In the last 20 years, soy monoculture dominated the Argentine landscape. While it delivered high economic margins, it reduced soil nutrients and protein in grains. In this framework, a study by the Faculty of Agronomy of the UBA (FAUBA) evaluated different rotations in the Pampas Region and found that the most intensive and diverse crop sequences conserve more carbon and increase the yield of soybean crops by up to 700 kg. per hectare. In turn, with high doses of fertilizer in previous campaigns, the protein content of the seeds increases.

“For two decades, soybean monoculture reigned in the core agricultural area due to its good returns, but it caused a loss of carbon in the soils and in the quality of the seeds,” said José Andrade, professor of the Cereal Culture Chair at the FAUBA.

“The soybean monoculture caused a loss of carbon in the soil and quality in the seeds” (commentary and photo: J. Andrade)
“The soybean monoculture caused a loss of carbon in the soil and quality in the seeds” (commentary and photo: J. Andrade)

“For this reason, together with CREA groups we evaluated whether intensification—more crops per year—and the diversification of cultivated species could maintain carbon balances. We also study the impact of different doses of fertilizer on the yield and quality of the grains,” commented José, who is also a CONICET researcher.

Rotate to grow

“To begin with, we measured carbon losses in the soil in CREA plots in the north of Buenos Aires after 5 years under soybean monoculture and compared it with two rotations: a typical one—wheat-soybean/corn/soybean—and a more intensive one. —wheat-soybeans/field peas-corn/soybeans—,” Andrade noted.

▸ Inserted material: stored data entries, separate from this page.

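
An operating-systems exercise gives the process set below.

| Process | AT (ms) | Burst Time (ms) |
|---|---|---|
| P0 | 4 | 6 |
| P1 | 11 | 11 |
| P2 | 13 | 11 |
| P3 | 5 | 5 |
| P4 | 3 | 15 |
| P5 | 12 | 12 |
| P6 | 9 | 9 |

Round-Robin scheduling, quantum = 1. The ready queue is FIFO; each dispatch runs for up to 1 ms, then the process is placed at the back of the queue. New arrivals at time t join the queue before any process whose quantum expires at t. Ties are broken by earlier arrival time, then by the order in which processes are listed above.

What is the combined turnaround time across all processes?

Gantt: | idle 0-3 | P4 3-4 | P0 4-5 | P4 5-6 | P3 6-7 | P0 7-8 | P4 8-9 | P3 9-10 | P0 10-11 | P6 11-12 | P4 12-13 | P3 13-14 | P1 14-15 | P0 15-16 | P5 16-17 | P6 17-18 | P2 18-19 | P4 19-20 | P3 20-21 | P1 21-22 | P0 22-23 | P5 23-24 | P6 24-25 | P2 25-26 | P4 26-27 | P3 27-28 | P1 28-29 | P0 29-30 | P5 30-31 | P6 31-32 | P2 32-33 | P4 33-34 | P1 34-35 | P5 35-36 | P6 36-37 | P2 37-38 | P4 38-39 | P1 39-40 | P5 40-41 | P6 41-42 | P2 42-43 | P4 43-44 | P1 44-45 | P5 45-46 | P6 46-47 | P2 47-48 | P4 48-49 | P1 49-50 | P5 50-51 | P6 51-52 | P2 52-53 | P4 53-54 | P1 54-55 | P5 55-56 | P6 56-57 | P2 57-58 | P4 58-59 | P1 59-60 | P5 60-61 | P2 61-62 | P4 62-63 | P1 63-64 | P5 64-65 | P2 65-66 | P4 66-67 | P1 67-68 | P5 68-69 | P2 69-70 | P4 70-71 | P5 71-72 |
Completion: P0=30  P1=68  P2=70  P3=28  P4=71  P5=72  P6=57
Turnaround = completion − arrival: P0=26, P1=57, P2=57, P3=23, P4=68, P5=60, P6=48
Total turnaround = 26 + 57 + 57 + 23 + 68 + 60 + 48 = 339

339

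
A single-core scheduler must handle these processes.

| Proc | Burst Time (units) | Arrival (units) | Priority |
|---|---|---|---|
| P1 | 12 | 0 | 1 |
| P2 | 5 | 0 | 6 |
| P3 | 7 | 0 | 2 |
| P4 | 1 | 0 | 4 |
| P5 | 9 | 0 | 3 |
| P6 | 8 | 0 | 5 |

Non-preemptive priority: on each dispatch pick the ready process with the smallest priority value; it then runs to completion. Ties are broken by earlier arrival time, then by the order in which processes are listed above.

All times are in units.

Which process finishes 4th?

Gantt: | P1 0-12 | P3 12-19 | P5 19-28 | P4 28-29 | P6 29-37 | P2 37-42 |
Completion: P1=12  P2=42  P3=19  P4=29  P5=28  P6=37
Finish order: P1 → P3 → P5 → P4 → P6 → P2

P4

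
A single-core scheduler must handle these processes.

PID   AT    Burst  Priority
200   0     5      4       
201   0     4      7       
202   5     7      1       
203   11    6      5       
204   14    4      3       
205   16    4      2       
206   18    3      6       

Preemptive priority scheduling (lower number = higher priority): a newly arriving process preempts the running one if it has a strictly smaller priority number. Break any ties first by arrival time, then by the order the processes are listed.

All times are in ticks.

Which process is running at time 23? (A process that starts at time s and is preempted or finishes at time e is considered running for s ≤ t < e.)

Gantt: | 200 0-5 | 202 5-12 | 203 12-14 | 204 14-16 | 205 16-20 | 204 20-22 | 203 22-26 | 206 26-29 | 201 29-33 |
Completion: 200=5  201=33  202=12  203=26  204=22  205=20  206=29

203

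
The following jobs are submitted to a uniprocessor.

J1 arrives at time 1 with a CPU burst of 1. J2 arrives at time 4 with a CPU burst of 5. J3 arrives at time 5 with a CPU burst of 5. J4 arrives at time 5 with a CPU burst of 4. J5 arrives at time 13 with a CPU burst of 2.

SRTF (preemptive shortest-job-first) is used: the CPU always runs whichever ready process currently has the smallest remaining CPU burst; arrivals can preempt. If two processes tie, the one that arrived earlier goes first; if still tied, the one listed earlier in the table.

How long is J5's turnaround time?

2

Timeline: | idle 0-1 | J1 1-2 | idle 2-4 | J2 4-9 | J4 9-13 | J5 13-15 | J3 15-20 |
Completion: J1=2  J2=9  J3=20  J4=13  J5=15
Turnaround (C−A): J1=1  J2=5  J3=15  J4=8  J5=2
Turnaround(J5) = completion − arrival = 15 − 13 = 2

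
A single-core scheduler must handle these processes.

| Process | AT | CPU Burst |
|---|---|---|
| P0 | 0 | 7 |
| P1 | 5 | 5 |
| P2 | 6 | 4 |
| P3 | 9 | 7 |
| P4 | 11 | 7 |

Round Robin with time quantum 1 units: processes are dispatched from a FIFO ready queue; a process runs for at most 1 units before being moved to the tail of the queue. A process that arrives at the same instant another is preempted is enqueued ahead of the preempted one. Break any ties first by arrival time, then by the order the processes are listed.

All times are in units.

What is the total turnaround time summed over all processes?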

And he added: “In both rotations we not only avoided carbon losses, we also found that the yields were higher compared to the monoculture. “They yielded up to 20% more, which is equivalent to 700 kg per hectare.” These results are published in the scientific journal European Journal of Agronomy.

Quality nutrients

“To evaluate the contribution of the fertilizer, we compare variable doses. A regular one for the area, with 190 kg of available nitrogen (N) for corn, 155 kg in wheat and 12 kg phosphorus (P) per hectare for both crops. In soybeans we apply 30 kg of P,” Andrade pointed out.

“The high dose implied 30 kg more N per hectare for wheat and corn, while we provided 12 kg more P and 20 kg sulfur in all crops, except for double-cropped soybeans,” José said.

“When comparing them, we discovered that high doses of fertilizer in successive years, combined with intensification and crop rotation, increased the protein concentration of the seeds by more than 300 kg per hectare,” highlighted the researcher.

Action and reaction

José Andrade pointed out that “having more crops per year brings short-term advantages; It provides organic matter to the soil and makes water infiltrate and be used better. Furthermore, producing more biomass and grains is often accompanied by a better economic margin.”

“Adequate fertilization and nutrition complements this better water condition and allows a jump in the protein concentration in the grains. This increases its quality and value,” observed the teacher.

And he concluded that “we showed that it is difficult to reverse degradation once it is installed. Every action has consequences and we have to think long term to make better decisions.”